I'd like the pushbutton to be the single on/off switch, however the system will also need to be able to turn itself off. I would like to use a single power regulator for the whole system which include the MCU and plenty of power-hungry auxiliary components.

I was looking at latches and flip-flops that could sit above the power regulator, however I finally went with a simple design that works as follows (see schematic below):

- Initial pushbutton grounds series resistors (voltage divider) that lowers voltage on a P-FET that sits at battery voltage.
- this closes the FET and supplies Vbat to the power regulator (30v to 3V3)
- power regulator supplies voltage to MCU and aux components.
- first command for MCU is to push a GPIO high (for the purpose of latching the power on)
- the GPIO drives an N-FET that keeps the series resistor / voltage divider flowing which keeps the voltage low on the P-FET (keeps it closed).
- MCU chooses to stop GPIO and cut power anytime or when the external interrupt from another press of the pushbutton comes in (external interrupt on separate pin, parallel to first press circuitry).
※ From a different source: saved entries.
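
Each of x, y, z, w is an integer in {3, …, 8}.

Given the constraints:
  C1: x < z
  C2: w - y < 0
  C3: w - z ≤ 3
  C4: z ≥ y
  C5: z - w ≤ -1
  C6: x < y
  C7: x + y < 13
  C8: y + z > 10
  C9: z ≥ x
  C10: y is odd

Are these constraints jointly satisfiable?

Constraints 2, 4, and 5 give w < y, y ≤ z, z < w. Chaining: w < y ≤ z < w, which forces w < w — impossible.

Unsatisfiable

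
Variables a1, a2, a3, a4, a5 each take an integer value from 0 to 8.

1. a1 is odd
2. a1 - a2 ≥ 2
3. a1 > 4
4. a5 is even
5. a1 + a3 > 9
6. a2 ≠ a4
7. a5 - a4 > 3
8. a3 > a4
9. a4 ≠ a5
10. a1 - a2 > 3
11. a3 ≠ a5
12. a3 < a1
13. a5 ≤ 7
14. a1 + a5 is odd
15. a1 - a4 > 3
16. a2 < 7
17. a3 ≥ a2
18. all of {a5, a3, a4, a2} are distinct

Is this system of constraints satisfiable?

Take a1 = 7, a2 = 2, a3 = 5, a4 = 1, a5 = 6. Then constraint 2: a1 - a2 = 5; constraint 5: a1 + a3 = 12; constraint 7: a5 - a4 = 5, and every other listed constraint is also met.

Satisfiable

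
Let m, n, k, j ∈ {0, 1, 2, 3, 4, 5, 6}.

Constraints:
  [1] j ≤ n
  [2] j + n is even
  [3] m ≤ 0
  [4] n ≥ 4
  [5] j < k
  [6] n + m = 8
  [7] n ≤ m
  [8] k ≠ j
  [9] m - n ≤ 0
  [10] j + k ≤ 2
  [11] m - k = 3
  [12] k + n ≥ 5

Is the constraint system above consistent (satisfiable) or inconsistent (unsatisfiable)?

From constraint 4: n ≥ 4. From constraints 3 and 7: n ≤ m and m ≤ 0, so n ≤ 0. But 0 < 4, so no value of n works.

Unsatisfiable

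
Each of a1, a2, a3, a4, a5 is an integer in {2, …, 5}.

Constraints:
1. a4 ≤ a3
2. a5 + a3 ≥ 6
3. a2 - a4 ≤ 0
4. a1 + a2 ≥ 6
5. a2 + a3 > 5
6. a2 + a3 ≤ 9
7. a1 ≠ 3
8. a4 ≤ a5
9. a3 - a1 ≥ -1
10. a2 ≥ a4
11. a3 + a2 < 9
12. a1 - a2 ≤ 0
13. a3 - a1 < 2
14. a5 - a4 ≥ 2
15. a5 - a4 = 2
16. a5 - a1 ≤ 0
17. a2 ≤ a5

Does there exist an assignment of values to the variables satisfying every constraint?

Constraints 3, 12, 14, and 16 give a5 − a4 ≥ 2, a4 − a2 ≥ 0, a2 − a1 ≥ 0, a1 − a5 ≥ 0.
Adding all 4 inequalities: the left sides telescope to 0, and the right sides sum to 2 + 0 + 0 + 0 = 2. So 0 ≥ 2, which is false.

Unsatisfiable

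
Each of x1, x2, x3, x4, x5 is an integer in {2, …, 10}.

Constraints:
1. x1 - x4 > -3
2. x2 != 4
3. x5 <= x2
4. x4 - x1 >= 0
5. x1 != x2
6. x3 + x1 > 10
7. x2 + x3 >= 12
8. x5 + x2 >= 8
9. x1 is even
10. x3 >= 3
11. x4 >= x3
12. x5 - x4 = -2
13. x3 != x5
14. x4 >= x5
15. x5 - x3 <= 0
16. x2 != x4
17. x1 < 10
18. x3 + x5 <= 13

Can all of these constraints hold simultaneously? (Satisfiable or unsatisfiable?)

Try x1 = 6, x2 = 7, x3 = 6, x4 = 6, x5 = 4.
Check constraint 1: x1 - x4 = 0; constraint 4: x4 - x1 = 0. The remaining constraints are straightforward to verify.

Satisfiable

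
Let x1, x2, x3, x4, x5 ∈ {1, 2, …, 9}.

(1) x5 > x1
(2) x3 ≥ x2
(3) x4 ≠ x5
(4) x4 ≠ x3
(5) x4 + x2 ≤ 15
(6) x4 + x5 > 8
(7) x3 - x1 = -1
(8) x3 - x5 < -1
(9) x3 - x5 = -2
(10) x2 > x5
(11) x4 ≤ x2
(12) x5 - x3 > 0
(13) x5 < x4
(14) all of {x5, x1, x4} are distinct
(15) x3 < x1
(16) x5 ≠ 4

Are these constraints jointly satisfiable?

Unsatisfiable

Constraints 1, 2, 11, 13, and 15 give x5 < x4, x4 ≤ x2, x2 ≤ x3, x3 < x1, x1 < x5. Chaining: x5 < x4 ≤ x2 ≤ x3 < x1 < x5, which forces x5 < x5 — impossible.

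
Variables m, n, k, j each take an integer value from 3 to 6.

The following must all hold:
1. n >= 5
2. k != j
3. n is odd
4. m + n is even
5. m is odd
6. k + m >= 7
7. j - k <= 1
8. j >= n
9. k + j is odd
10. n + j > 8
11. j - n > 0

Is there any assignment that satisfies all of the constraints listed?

Satisfiable

Take m = 3, n = 5, k = 5, j = 6. Then constraint 6: k + m = 8; constraint 7: j - k = 1, and every other listed constraint is also met.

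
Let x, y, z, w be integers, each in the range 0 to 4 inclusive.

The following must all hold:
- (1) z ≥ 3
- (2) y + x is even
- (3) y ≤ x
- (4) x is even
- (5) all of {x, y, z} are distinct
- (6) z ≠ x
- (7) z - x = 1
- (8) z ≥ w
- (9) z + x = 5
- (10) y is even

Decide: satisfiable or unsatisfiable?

Try x = 2, y = 0, z = 3, w = 2.
Check constraint 5: values 2, 0, 3 are distinct; constraint 7: z - x = 1; constraint 9: z + x = 5. The remaining constraints are straightforward to verify.

Satisfiable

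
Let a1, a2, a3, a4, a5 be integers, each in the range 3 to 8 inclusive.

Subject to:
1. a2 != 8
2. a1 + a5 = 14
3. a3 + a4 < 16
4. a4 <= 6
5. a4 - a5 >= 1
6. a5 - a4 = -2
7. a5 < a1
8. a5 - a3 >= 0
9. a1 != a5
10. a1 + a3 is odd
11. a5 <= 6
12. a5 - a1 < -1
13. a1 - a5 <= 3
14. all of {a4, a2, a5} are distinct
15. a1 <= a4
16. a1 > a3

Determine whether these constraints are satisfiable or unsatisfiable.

Unsatisfiable

From constraints 4 and 15: a1 ≤ a4 ≤ 6. From constraint 11: a5 ≤ 6. Hence a1 + a5 ≤ 12. But constraint 2 requires a1 + a5 = 14, and 14 > 12. Contradiction.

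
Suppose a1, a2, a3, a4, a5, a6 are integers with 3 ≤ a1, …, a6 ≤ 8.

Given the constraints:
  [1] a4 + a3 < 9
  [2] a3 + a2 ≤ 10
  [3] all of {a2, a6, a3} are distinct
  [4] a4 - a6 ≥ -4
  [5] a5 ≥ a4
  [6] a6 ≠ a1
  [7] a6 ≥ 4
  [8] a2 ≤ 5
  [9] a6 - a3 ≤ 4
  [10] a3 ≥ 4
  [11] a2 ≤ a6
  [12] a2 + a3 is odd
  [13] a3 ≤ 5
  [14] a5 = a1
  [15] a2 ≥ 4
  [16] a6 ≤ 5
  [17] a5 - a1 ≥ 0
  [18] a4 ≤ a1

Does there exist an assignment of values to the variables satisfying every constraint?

Constraints 7, 8, 10, 13, 15, and 16 confine each of a2, a6, a3 to the 2 values {4, 5}.
Constraint 3 requires all 3 of them to be distinct, but only 2 values are available — impossible by the pigeonhole principle.

Unsatisfiable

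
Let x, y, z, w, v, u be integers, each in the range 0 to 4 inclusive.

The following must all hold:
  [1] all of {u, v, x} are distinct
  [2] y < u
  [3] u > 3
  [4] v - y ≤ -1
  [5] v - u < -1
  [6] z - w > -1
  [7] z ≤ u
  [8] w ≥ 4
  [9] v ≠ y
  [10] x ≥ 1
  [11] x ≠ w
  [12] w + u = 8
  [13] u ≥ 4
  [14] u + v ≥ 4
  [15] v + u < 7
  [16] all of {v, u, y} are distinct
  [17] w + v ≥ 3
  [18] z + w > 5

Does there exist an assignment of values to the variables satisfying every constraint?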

I've tested the above process and it works well, however the MCU takes time to turn on and reach that first command in the main loop.
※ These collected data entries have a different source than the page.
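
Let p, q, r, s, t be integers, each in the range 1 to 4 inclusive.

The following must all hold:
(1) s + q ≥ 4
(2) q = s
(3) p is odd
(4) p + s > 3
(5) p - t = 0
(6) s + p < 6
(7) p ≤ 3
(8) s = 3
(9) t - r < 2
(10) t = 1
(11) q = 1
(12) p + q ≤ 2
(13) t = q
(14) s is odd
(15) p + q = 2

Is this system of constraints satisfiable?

Unsatisfiable

Constraint 10 fixes t = 1 and constraint 8 fixes s = 3. Constraints 2 and 13 give t = q = s, so t = s. But 1 ≠ 3 — contradiction.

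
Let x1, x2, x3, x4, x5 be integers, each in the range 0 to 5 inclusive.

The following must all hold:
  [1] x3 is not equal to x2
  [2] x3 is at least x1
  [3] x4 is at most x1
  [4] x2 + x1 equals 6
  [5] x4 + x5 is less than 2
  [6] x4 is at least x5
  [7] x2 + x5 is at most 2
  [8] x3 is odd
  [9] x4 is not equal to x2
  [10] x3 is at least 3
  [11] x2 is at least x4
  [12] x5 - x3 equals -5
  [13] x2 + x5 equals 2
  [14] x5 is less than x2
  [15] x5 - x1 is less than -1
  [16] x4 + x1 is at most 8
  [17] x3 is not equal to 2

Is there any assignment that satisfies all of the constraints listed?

Setting (x1, x2, x3, x4, x5) = (4, 2, 5, 1, 0) satisfies everything: constraint 4: x2 + x1 = 6; constraint 5: x4 + x5 = 1, and the others follow.

Satisfiable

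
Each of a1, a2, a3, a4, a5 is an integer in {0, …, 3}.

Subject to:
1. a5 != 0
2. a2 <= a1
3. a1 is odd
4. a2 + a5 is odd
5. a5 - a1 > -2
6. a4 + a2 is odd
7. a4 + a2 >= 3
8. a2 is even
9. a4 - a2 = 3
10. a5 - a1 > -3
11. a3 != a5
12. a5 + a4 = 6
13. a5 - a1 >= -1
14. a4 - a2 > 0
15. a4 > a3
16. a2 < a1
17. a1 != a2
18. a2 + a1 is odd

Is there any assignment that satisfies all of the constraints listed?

The assignment a1 = 3, a2 = 0, a3 = 1, a4 = 3, a5 = 3 works:
  constraint 5 holds since a5 - a1 = 0.
  constraint 7 holds since a4 + a2 = 3.
  constraint 9 holds since a4 - a2 = 3.
The rest check out directly.

Satisfiable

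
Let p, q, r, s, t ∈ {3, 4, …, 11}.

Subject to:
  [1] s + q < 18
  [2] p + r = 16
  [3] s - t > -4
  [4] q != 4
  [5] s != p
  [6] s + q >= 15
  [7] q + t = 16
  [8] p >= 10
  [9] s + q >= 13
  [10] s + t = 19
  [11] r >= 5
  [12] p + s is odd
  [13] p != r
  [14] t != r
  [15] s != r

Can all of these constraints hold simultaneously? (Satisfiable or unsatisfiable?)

One satisfying assignment is p = 10, q = 6, r = 6, s = 9, t = 10.
For the less obvious constraints — constraint 1: s + q = 15; constraint 2: p + r = 16 — and the others hold by inspection.

Satisfiable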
I'm having to wait 4-6 seconds before the MCU drives that GPIO to latch power on. This is obviously way too long to expect a user to hold the power on button.

I'm not sure if this is the minimum boot/start up time for an MCU or if that can be reduced.
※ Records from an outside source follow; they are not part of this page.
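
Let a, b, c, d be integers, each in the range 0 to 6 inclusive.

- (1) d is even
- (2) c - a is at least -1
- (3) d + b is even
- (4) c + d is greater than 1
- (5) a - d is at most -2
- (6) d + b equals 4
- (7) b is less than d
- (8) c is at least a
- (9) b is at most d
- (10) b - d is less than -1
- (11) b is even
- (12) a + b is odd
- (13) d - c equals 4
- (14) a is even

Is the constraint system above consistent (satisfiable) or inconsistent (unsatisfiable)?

Unsatisfiable

Constraint 14 makes a even and constraint 11 makes b even, so a + b must be even. Constraint 12 says a + b is odd — contradiction.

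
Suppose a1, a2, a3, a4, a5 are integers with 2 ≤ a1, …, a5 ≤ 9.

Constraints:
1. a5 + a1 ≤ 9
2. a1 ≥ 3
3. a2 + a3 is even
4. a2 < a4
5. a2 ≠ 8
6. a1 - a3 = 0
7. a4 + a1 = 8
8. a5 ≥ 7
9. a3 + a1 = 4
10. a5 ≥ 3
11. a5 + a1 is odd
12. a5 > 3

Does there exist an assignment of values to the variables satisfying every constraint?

From constraint 8: a5 ≥ 7. From constraint 2: a1 ≥ 3. Hence a5 + a1 ≥ 10. But constraint 1 requires a5 + a1 ≤ 9, and 9 < 10. Contradiction.

Unsatisfiable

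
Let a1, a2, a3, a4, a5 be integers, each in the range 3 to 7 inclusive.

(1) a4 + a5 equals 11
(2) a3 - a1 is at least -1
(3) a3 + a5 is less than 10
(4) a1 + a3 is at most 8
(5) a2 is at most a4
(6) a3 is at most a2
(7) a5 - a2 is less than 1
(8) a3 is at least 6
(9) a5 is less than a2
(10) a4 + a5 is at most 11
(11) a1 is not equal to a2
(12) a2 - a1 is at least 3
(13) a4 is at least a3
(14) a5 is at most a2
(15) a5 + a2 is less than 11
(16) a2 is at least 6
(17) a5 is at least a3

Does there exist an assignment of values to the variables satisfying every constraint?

From constraints 5 and 16: a4 ≥ a2 ≥ 6. From constraints 8 and 17: a5 ≥ a3 ≥ 6. Hence a4 + a5 ≥ 12. But constraint 10 requires a4 + a5 ≤ 11, and 11 < 12. Contradiction.

Unsatisfiable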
Any information or help on the subject of getting an MCU to execute main loop quicker upon power-on would be greatly appreciated.

Thank you!

Evan


turn_on_circuitry.PNG
 

crutschow

Joined Mar 14, 2008
34,281
Without seeing the program, it's difficult to suggest how to speed up the GPIO output.
What is the processor doing before it gets to the main program loop?

I don't see how your push-button (at JP7) can turn off the power. :confused:
 

GetDeviceInfo

Joined Jun 7, 2009
2,192
does your regulator not have an enable? It might be easier on your components to disable the regulator rather than switching power. Have you calculated your reset circuits time constant? The rest will be in programmatic control.
 

ErnieM

Joined Apr 24, 2011
8,377
I've done this with a regulator with an enable, it works well, but my controller is a Microchip PIC that turns on in a microsecond. Faster actually. The button is diode or-ed with a I/O pin, with some other things as the button was still needed for input as well as power, so the user never knew it was turning itself off.

One simple thing you could add is a capacitor that keeps R81 low for a while. You will be driving Q13 into the active (hi power) region for extended time so beware of that.

I give this thread another hour or so until someone suggests a '555.